A existência da "imobiliária" foi confirmada por José Roberval Lella, o Paulo da Padaria, recém-eleito novo presidente da Ampai, e por Peluffo Filho, acusado pelo MPF de incentivar a ocupação ilegal da área, "instigando a associação a executar o loteamento clandestino", com o fornecimento de máquinas e mão de obra para abrir ruas e delimitar o projeto. Um policial militar e um ex-PM designados para vigiar o Itamarati comandaram a Ampai no auge de sua atividade imobiliária, entre 2007 e 2009.
O MPF denunciou os dirigentes da associação por invasão de terra pública, parcelamento ilegal de área urbana e disposição de coisa alheia como própria. O secretário foi denunciado pelas duas últimas acusações.
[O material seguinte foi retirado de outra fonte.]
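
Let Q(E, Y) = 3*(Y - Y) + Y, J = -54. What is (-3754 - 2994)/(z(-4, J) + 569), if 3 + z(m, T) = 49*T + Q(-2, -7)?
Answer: 6748/2087 ≈ 3.2333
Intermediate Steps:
Q(E, Y) = Y (Q(E, Y) = 3*0 + Y = 0 + Y = Y)
z(m, T) = -10 + 49*T (z(m, T) = -3 + (49*T - 7) = -3 + (-7 + 49*T) = -10 + 49*T)
(-3754 - 2994)/(z(-4, J) + 569) = (-3754 - 2994)/((-10 + 49*(-54)) + 569) = -6748/((-10 - 2646) + 569) = -6748/(-2656 + 569) = -6748/(-2087) = -6748*(-1/2087) = 6748/2087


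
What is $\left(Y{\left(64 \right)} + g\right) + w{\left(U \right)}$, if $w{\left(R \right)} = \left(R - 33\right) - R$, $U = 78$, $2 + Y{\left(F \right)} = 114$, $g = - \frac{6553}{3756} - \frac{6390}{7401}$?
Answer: $\frac{707851577}{9266052} \approx 76.392$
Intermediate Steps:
$g = - \frac{24166531}{9266052}$ ($g = \left(-6553\right) \frac{1}{3756} - \frac{2130}{2467} = - \frac{6553}{3756} - \frac{2130}{2467} = - \frac{24166531}{9266052} \approx -2.6081$)
$Y{\left(F \right)} = 112$ ($Y{\left(F \right)} = -2 + 114 = 112$)
$w{\left(R \right)} = -33$ ($w{\left(R \right)} = \left(R - 33\right) - R = \left(-33 + R\right) - R = -33$)
$\left(Y{\left(64 \right)} + g\right) + w{\left(U \right)} = \left(112 - \frac{24166531}{9266052}\right) - 33 = \frac{1013631293}{9266052} - 33 = \frac{707851577}{9266052}$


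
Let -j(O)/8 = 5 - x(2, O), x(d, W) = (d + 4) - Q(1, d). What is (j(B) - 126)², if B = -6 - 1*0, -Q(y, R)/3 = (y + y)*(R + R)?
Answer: 5476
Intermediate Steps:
Q(y, R) = -12*R*y (Q(y, R) = -3*(y + y)*(R + R) = -3*2*y*2*R = -12*R*y)
x(d, W) = 4 + 13*d (x(d, W) = (d + 4) - (-12)*d = (4 + d) - (-12)*d = (4 + d) + 12*d = 4 + 13*d)
B = -6 (B = -6 + 0 = -6)
j(O) = 200 (j(O) = -8*(5 - (4 + 13*2)) = -8*(5 - (4 + 26)) = -8*(5 - 1*30) = -8*(5 - 30) = -8*(-25) = 200)
(j(B) - 126)² = (200 - 126)² = 74² = 5476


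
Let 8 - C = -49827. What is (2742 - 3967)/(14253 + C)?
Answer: -1225/64088 ≈ -0.019114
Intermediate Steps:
C = 49835 (C = 8 - 1*(-49827) = 8 + 49827 = 49835)
(2742 - 3967)/(14253 + C) = (2742 - 3967)/(14253 + 49835) = -1225/64088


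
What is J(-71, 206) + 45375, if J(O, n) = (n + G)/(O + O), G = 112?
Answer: 3221466/71 ≈ 45373.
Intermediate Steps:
J(O, n) = (112 + n)/(2*O) (J(O, n) = (n + 112)/(O + O) = (112 + n)/((2*O)) = (112 + n)*(1/(2*O)) = (112 + n)/(2*O))
J(-71, 206) + 45375 = (½)*(112 + 206)/(-71) + 45375 = (½)*(-1/71)*318 + 45375 = -159/71 + 45375 = 3221466/71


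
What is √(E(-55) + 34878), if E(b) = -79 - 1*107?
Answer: 14*√177 ≈ 186.26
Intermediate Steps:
E(b) = -186 (E(b) = -79 - 107 = -186)
√(E(-55) + 34878) = √(-186 + 34878) = √34692 = 14*√177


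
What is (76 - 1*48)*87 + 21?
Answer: 2457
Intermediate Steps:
(76 - 1*48)*87 + 21 = (76 - 48)*87 + 21 = 28*87 + 21 = 2436 + 21 = 2457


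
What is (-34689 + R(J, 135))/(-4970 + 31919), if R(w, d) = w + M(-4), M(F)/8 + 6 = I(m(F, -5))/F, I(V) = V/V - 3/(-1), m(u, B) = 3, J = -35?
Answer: -34780/26949 ≈ -1.2906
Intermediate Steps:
I(V) = 4 (I(V) = 1 - 3*(-1) = 1 + 3 = 4)
M(F) = -48 + 32/F (M(F) = -48 + 8*(4/F) = -48 + 32/F)
R(w, d) = -56 + w (R(w, d) = w + (-48 + 32/(-4)) = w + (-48 + 32*(-¼)) = w + (-48 - 8) = w - 56 = -56 + w)
(-34689 + R(J, 135))/(-4970 + 31919) = (-34689 + (-56 - 35))/(-4970 + 31919) = (-34689 - 91)/26949 = -34780*1/26949 = -34780/26949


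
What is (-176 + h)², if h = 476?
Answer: 90000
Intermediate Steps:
(-176 + h)² = (-176 + 476)² = 300² = 90000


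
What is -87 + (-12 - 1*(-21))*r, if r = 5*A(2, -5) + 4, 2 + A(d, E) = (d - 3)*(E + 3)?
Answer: -51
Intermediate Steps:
A(d, E) = -2 + (-3 + d)*(3 + E) (A(d, E) = -2 + (d - 3)*(E + 3) = -2 + (-3 + d)*(3 + E))
r = 4 (r = 5*(-11 - 3*(-5) + 3*2 - 5*2) + 4 = 5*(-11 + 15 + 6 - 10) + 4 = 5*0 + 4 = 0 + 4 = 4)
-87 + (-12 - 1*(-21))*r = -87 + (-12 - 1*(-21))*4 = -87 + (-12 + 21)*4 = -87 + 9*4 = -87 + 36 = -51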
A PF investiga o caso, e o presidente do Incra, Celso Lacerda, reconhece que até funcionários do órgão estão envolvidos no comércio de lotes na região:
O que foi criado lá é uma espécie de imobiliária de compra de venda de lotes.
O Itamarati tem 50 mil hectares, com 13.730 habitantes, a 45 quilômetros da fronteira entre Brasil e Paraguai. O núcleo urbano tem 221 hectares, dos quais 121 teriam sido loteados clandestinamente, segundo o MPF.
A Justiça paralisou a reforma agrária em Mato Grosso do Sul até a regularização dos assentamentos. Peluffo Filho refuta a denúncia do MPF e diz que jamais incentivou a ocupação irregular.